Even though this has little to do with software programming, I assume this is a question you Java developers can answer.

I have a nokia cellphone that can run java applications and games. However,  i want to test the games I download on my mac before I transfer them to my phone. Is there an easy way to do this? I've found several articles on the internet about developing java games on mac os x, but I have never coded anything in java and I know very little about it. In other words i'm looking for something user friendly.

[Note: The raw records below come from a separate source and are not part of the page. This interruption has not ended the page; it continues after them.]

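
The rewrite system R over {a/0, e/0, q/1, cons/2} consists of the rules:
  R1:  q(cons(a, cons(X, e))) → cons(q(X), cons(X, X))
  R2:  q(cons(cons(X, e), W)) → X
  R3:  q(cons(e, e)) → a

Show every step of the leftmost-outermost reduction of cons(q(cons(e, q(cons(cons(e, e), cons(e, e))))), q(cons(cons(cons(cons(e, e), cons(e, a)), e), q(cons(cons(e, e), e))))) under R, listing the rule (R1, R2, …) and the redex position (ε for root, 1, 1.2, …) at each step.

cons(a, cons(cons(e, e), cons(e, a)))

1. cons(q(cons(e, q(cons(cons(e, e), cons(e, e))))), q(cons(cons(cons(cons(e, e), cons(e, a)), e), q(cons(cons(e, e), e)))))  →  cons(q(cons(e, e)), q(cons(cons(cons(cons(e, e), cons(e, a)), e), q(cons(cons(e, e), e)))))   [R2 at 1.1.2]
2. cons(q(cons(e, e)), q(cons(cons(cons(cons(e, e), cons(e, a)), e), q(cons(cons(e, e), e)))))  →  cons(a, q(cons(cons(cons(cons(e, e), cons(e, a)), e), q(cons(cons(e, e), e)))))   [R3 at 1]
3. cons(a, q(cons(cons(cons(cons(e, e), cons(e, a)), e), q(cons(cons(e, e), e)))))  →  cons(a, cons(cons(e, e), cons(e, a)))   [R2 at 2]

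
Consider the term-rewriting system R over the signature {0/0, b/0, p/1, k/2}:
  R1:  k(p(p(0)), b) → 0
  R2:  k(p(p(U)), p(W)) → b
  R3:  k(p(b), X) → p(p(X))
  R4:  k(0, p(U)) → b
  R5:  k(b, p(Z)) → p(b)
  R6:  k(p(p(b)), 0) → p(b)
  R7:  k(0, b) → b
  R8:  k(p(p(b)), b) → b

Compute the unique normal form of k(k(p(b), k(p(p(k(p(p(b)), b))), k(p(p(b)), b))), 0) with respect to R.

p(b)

1. k(k(p(b), k(p(p(k(p(p(b)), b))), k(p(p(b)), b))), 0)  →  k(p(p(k(p(p(k(p(p(b)), b))), k(p(p(b)), b)))), 0)   [R3 at 1]
2. k(p(p(k(p(p(k(p(p(b)), b))), k(p(p(b)), b)))), 0)  →  k(p(p(k(p(p(b)), k(p(p(b)), b)))), 0)   [R8 at 1.1.1.1.1.1]
3. k(p(p(k(p(p(b)), k(p(p(b)), b)))), 0)  →  k(p(p(k(p(p(b)), b))), 0)   [R8 at 1.1.1.2]
4. k(p(p(k(p(p(b)), b))), 0)  →  k(p(p(b)), 0)   [R8 at 1.1.1]
5. k(p(p(b)), 0)  →  p(b)   [R6 at ε]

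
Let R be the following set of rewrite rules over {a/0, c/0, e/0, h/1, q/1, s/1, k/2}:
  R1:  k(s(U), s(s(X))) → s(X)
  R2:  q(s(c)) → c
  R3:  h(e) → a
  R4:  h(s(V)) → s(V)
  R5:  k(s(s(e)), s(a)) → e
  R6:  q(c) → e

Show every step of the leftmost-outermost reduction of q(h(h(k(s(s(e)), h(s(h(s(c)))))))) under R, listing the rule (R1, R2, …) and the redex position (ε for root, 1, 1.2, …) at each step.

c

1. q(h(h(k(s(s(e)), h(s(h(s(c))))))))  →  q(h(h(k(s(s(e)), s(h(s(c)))))))   [R4 at 1.1.1.2]
2. q(h(h(k(s(s(e)), s(h(s(c)))))))  →  q(h(h(k(s(s(e)), s(s(c))))))   [R4 at 1.1.1.2.1]
3. q(h(h(k(s(s(e)), s(s(c))))))  →  q(h(h(s(c))))   [R1 at 1.1.1]
4. q(h(h(s(c))))  →  q(h(s(c)))   [R4 at 1.1]
5. q(h(s(c)))  →  q(s(c))   [R4 at 1]
6. q(s(c))  →  c   [R2 at ε]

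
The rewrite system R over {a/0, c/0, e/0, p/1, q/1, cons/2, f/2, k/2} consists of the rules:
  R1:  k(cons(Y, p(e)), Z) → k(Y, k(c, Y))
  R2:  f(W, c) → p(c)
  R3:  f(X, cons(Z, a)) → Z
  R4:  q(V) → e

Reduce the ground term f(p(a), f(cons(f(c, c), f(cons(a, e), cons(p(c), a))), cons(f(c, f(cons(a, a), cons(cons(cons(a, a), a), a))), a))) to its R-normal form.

1. f(p(a), f(cons(f(c, c), f(cons(a, e), cons(p(c), a))), cons(f(c, f(cons(a, a), cons(cons(cons(a, a), a), a))), a)))  →  f(p(a), f(c, f(cons(a, a), cons(cons(cons(a, a), a), a))))   [R3 at 2]
2. f(p(a), f(c, f(cons(a, a), cons(cons(cons(a, a), a), a))))  →  f(p(a), f(c, cons(cons(a, a), a)))   [R3 at 2.2]
3. f(p(a), f(c, cons(cons(a, a), a)))  →  f(p(a), cons(a, a))   [R3 at 2]
4. f(p(a), cons(a, a))  →  a   [R3 at ε]

a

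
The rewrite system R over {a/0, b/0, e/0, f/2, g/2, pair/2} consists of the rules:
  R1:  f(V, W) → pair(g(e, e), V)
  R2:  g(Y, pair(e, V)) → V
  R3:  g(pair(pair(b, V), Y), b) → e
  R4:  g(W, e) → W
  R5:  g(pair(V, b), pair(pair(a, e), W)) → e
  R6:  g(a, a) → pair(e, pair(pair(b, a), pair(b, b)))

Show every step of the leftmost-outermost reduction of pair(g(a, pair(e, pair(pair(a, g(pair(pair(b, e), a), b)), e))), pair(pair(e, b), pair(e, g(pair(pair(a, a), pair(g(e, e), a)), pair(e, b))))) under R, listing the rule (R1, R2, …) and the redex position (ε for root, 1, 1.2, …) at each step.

1. pair(g(a, pair(e, pair(pair(a, g(pair(pair(b, e), a), b)), e))), pair(pair(e, b), pair(e, g(pair(pair(a, a), pair(g(e, e), a)), pair(e, b)))))  →  pair(pair(pair(a, g(pair(pair(b, e), a), b)), e), pair(pair(e, b), pair(e, g(pair(pair(a, a), pair(g(e, e), a)), pair(e, b)))))   [R2 at 1]
2. pair(pair(pair(a, g(pair(pair(b, e), a), b)), e), pair(pair(e, b), pair(e, g(pair(pair(a, a), pair(g(e, e), a)), pair(e, b)))))  →  pair(pair(pair(a, e), e), pair(pair(e, b), pair(e, g(pair(pair(a, a), pair(g(e, e), a)), pair(e, b)))))   [R3 at 1.1.2]
3. pair(pair(pair(a, e), e), pair(pair(e, b), pair(e, g(pair(pair(a, a), pair(g(e, e), a)), pair(e, b)))))  →  pair(pair(pair(a, e), e), pair(pair(e, b), pair(e, b)))   [R2 at 2.2.2]

pair(pair(pair(a, e), e), pair(pair(e, b), pair(e, b)))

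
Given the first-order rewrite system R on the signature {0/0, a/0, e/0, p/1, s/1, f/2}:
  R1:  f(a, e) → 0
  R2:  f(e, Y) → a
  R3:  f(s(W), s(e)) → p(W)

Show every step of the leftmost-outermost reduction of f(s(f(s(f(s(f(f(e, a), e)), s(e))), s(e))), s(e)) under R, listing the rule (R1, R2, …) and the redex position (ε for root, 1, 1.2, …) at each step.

p(p(p(0)))

1. f(s(f(s(f(s(f(f(e, a), e)), s(e))), s(e))), s(e))  →  p(f(s(f(s(f(f(e, a), e)), s(e))), s(e)))   [R3 at ε]
2. p(f(s(f(s(f(f(e, a), e)), s(e))), s(e)))  →  p(p(f(s(f(f(e, a), e)), s(e))))   [R3 at 1]
3. p(p(f(s(f(f(e, a), e)), s(e))))  →  p(p(p(f(f(e, a), e))))   [R3 at 1.1]
4. p(p(p(f(f(e, a), e))))  →  p(p(p(f(a, e))))   [R2 at 1.1.1.1]
5. p(p(p(f(a, e))))  →  p(p(p(0)))   [R1 at 1.1.1]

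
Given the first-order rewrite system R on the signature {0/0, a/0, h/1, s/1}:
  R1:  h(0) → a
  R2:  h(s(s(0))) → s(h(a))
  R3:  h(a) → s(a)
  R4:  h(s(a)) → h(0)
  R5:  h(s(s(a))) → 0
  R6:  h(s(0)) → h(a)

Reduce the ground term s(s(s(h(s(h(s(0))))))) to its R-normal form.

s(s(s(0)))

1. s(s(s(h(s(h(s(0)))))))  →  s(s(s(h(s(h(a))))))   [R6 at 1.1.1.1.1]
2. s(s(s(h(s(h(a))))))  →  s(s(s(h(s(s(a))))))   [R3 at 1.1.1.1.1]
3. s(s(s(h(s(s(a))))))  →  s(s(s(0)))   [R5 at 1.1.1]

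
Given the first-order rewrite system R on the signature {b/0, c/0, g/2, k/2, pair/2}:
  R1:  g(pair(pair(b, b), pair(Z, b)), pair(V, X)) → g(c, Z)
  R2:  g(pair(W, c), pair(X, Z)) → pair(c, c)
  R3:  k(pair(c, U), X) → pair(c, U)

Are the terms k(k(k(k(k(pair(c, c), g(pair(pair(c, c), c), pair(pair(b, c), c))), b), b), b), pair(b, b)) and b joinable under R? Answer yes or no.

no — NF(t₁) = pair(c, c), NF(t₂) = b

Reduce t₁ = k(k(k(k(k(pair(c, c), g(pair(pair(c, c), c), pair(pair(b, c), c))), b), b), b), pair(b, b)):
1. k(k(k(k(k(pair(c, c), g(pair(pair(c, c), c), pair(pair(b, c), c))), b), b), b), pair(b, b))  →  k(k(k(k(pair(c, c), b), b), b), pair(b, b))   [R3 at 1.1.1.1]
2. k(k(k(k(pair(c, c), b), b), b), pair(b, b))  →  k(k(k(pair(c, c), b), b), pair(b, b))   [R3 at 1.1.1]
3. k(k(k(pair(c, c), b), b), pair(b, b))  →  k(k(pair(c, c), b), pair(b, b))   [R3 at 1.1]
4. k(k(pair(c, c), b), pair(b, b))  →  k(pair(c, c), pair(b, b))   [R3 at 1]
5. k(pair(c, c), pair(b, b))  →  pair(c, c)   [R3 at ε]

Reduce t₂ = b: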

I have Virtual PC, but i would prefer to run the games straight from Mac OS X (panther)

Thanks in advance!


----------



## symphonix (Aug 9, 2004)

Not terribly easy. You could try unpacking the JAR file and opening it in a nice, easy Java testbench such as BlueJ. The functions called on a cell-phone are different to those called by an applet or desktop applications, so you'll need to experiment a bit.


----------



## Viro (Aug 10, 2004)

*Short Answer:*
Probably not.

*Medium Answer:*
Java doesn't have the necessary libraries to run your game on OS X.

*Long Answer:*
Mobile phones and other embedded devices that support Java run a version of Java called the Java 2 Micro Edition (J2ME). This is different from Java on the desktop (OS X, Linux, Windows, etc) which is called Java 2 Standard Edition (J2SE). 

While Java applications are portable, you can't expect to run a J2SE application on a J2ME runtime. The libraries are different. J2ME is a cut down version of J2SE and doesn't support a lot of the libraries that J2SE supports, most notably Swing. To make things even worse, J2ME isn't officially supported under OS X. You can download it from some hacks website, but that isn't fully tested so who knows what could go wrong.

Now if you're using a Nokia phone, chances are high its based on MIDP 1.0.x specification, and the following J2ME implementation for OS X might work. It just might, so use it at your own discretion. http://mpowers.net/midp-osx/


----------